Advertisement

Culture with a capital ‘C’

Share via

Alex Coolman

It doesn’t have any spotlights. It doesn’t have any palm trees. There

isn’t an awe-inspiring sculpture gracing its facade.

Judging by its appearance, the Jewish Community Center of Orange County

doesn’t seem like the kind of place that would be host to powerful

cultural events. The plain Costa Mesa building, with its anonymous stucco

exterior, looks like it was designed with board meetings and bake sales

in mind.

But Culture? With a capital ‘C’? Could such a beast be found behind those

walls?

Yes.

The JCC does Culture. And it does it with a vitality and an originality

that transcends the venue’s limitations of space and design.

Local residents just experienced the treat of the JCC’s Jewish book month

in November, a series of events that saw authors like Susan Dworkin and

best-selling short story writer Nathan Englander giving readings.

The center, a beneficiary agency of the Jewish Federation of Orange

County, has also been holding an exhibit of the spiritually oriented

paintings of artist Deanna Alevy -- works that riff on the subject of

travel, examining both the literal and metaphorical sides of human

journeying.

In the months ahead, the center’s offerings are no less intriguing. The

JCC’s orchestra will perform Mendelssohn’s 4th Symphony in December, a

symposium on the archeology of the roots of Judaism is scheduled for

January and a “Millennium Retrospective” of visual art that the JCC has

displayed over the years opens today.

The key to the center’s diverse programming, said Selma Sladek, director

of adult services and special events, is a combination of the energy and

receptivity of the center staff and the open-mindedness of the JCC’s

members.

“Basically, we try to schedule a very broad variety of programs so that

we hit at least something that everybody will be interested in,” Sladek

said.

Sladek said the center is interested in pursuing adventurous programming,

but it does so always with a mind toward the community.

“They have to want it,” she said of the center’s audience. “It’s not

enough for a professional to want it and to will it into being.”

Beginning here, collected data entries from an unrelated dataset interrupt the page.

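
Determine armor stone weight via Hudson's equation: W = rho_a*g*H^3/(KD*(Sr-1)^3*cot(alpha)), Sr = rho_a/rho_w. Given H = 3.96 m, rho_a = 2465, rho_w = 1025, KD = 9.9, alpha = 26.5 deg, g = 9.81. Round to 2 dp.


Sr = rho_a / rho_w = 2465 / 1025 = 2.404878
(Sr - 1) = 1.404878
(Sr - 1)^3 = 2.772783
cot(26.5) = 1 / tan(26.5) = 1 / 0.498582 = 2.005690
Numerator = 2465 * 9.81 * 3.96^3 = 1501659.5721
Denominator = 9.9 * 2.772783 * 2.005690 = 55.057289
W = 1501659.5721 / 55.057289
W = 27274.49 N

27274.49


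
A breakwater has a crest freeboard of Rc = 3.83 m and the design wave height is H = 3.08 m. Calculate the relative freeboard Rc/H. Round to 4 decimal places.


Relative freeboard = Rc / H
= 3.83 / 3.08
= 1.2435

1.2435


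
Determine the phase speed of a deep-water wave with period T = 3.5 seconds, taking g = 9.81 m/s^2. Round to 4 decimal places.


We use the deep-water celerity formula:
C = g * T / (2 * pi)
C = 9.81 * 3.5 / (2 * 3.14159...)
C = 34.335000 / 6.283185
C = 5.4646 m/s

5.4646


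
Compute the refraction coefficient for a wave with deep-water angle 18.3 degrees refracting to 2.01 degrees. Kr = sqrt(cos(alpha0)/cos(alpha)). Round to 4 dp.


Kr = sqrt(cos(alpha0) / cos(alpha))
cos(18.3) = 0.949425
cos(2.01) = 0.999385
Kr = sqrt(0.949425 / 0.999385)
Kr = sqrt(0.950010)
Kr = 0.9747

0.9747


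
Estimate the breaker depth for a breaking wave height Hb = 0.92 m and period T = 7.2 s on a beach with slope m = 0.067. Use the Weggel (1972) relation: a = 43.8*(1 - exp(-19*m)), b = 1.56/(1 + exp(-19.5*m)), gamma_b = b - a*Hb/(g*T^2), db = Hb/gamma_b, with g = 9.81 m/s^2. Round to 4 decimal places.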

Mary Ann Malkoff, who has been acting as vice president of adult programs

and who will take over as the JCC’s president later this month, said the

center works hard to engage with community suggestions for cultural

events and strives to involve locals in the coordination of these

productions.

A proposal to have a swing dancing program, for example, struck Malkoff

as being a little odd. But the center’s philosophy on programming is

simple: listen to what people in the community are saying.

“We’re supposed to have our opinions,” Malkoff said of the boards that

decide on scheduling events. “But it’s almost as though the further up

you get in the committee structure, the quieter you become. Because if

people really want to do something, who are you to tell them no?”

Swing dancing, it turned out, was a big hit. And it’s just one of the

programs that have been developed because of the center’s response to

community interest. A Klezmer band was recently started at the center for

the same reason.

Malkoff attributed the cultural sophistication and enthusiasm of the

members of the Orange County JCC -- about 1,300 families and individuals

belong to the group -- to the relatively recent arrival in California of

much of Orange County’s Jewish community. Many of the families that

belong to the center came here from metropolitan areas with a strong

cultural focus.

“Everybody who comes from Boston or Chicago or Texas to California has an

idea of what the center could and should do,” Malkoff said. “And as those

people become more involved [with the center], they see how responsive we

are.”But in addition to being open to community suggestions, the people

behind the JCC’s cultural committees also tend to be passionate about the

arts.

The center’s Menorah Theatre, which is in its 10th season this year and

put on a production of Neil Simon’s comedy “Jake’s Women” in October, was

the brainchild of former center president Jon Garon. Garon decided to

start the theater in his spare time, Sladek said, simply because he

thought the community needed a theater to showcase works by Jewish

playwrights.

“This became his leisure time, I guess,” Sladek joked.

The JCC Orchestra evolved in 1993 in a similar manner, when JCC member

Sol Sloan put together a group of about 10 players to practice on

weekends.

Membership in the group, which is made up entirely of volunteers, has

tripled in the last six years and the orchestra now puts on two

performances a year.

“There’s so much activity over there, we can’t keep up with it,” Sloan

said. “It’s an extremely vibrant organization.”

Performances of this sort must rely on enthusiasm to compensate for the

fact that the center doesn’t have a particularly lavish space for

musicians or actors to appear. Many of the concerts take place in a

fairly spartan auditorium, which is about as well adapted for acoustics

as it is for potluck dinners.

Polly Sloan, a past chair of the cultural arts committee and the husband

of Sol Sloan, joked that the center could use a benefactor to give all

the culture a little room to spread out.

“We wish we had a sugar daddy who would buy us five acres,” she said.

But with events like the cabaret “SimchaFest” concert that was held in

March at the center -- in which the space was transformed into a dimly

lit jazz venue -- a little imagination frequently overcomes physical

constraints.

“You walked in ... and you just went ‘Where am I?”’ Malkoff recalled.

“What we manage to do in that building is just wonderful.”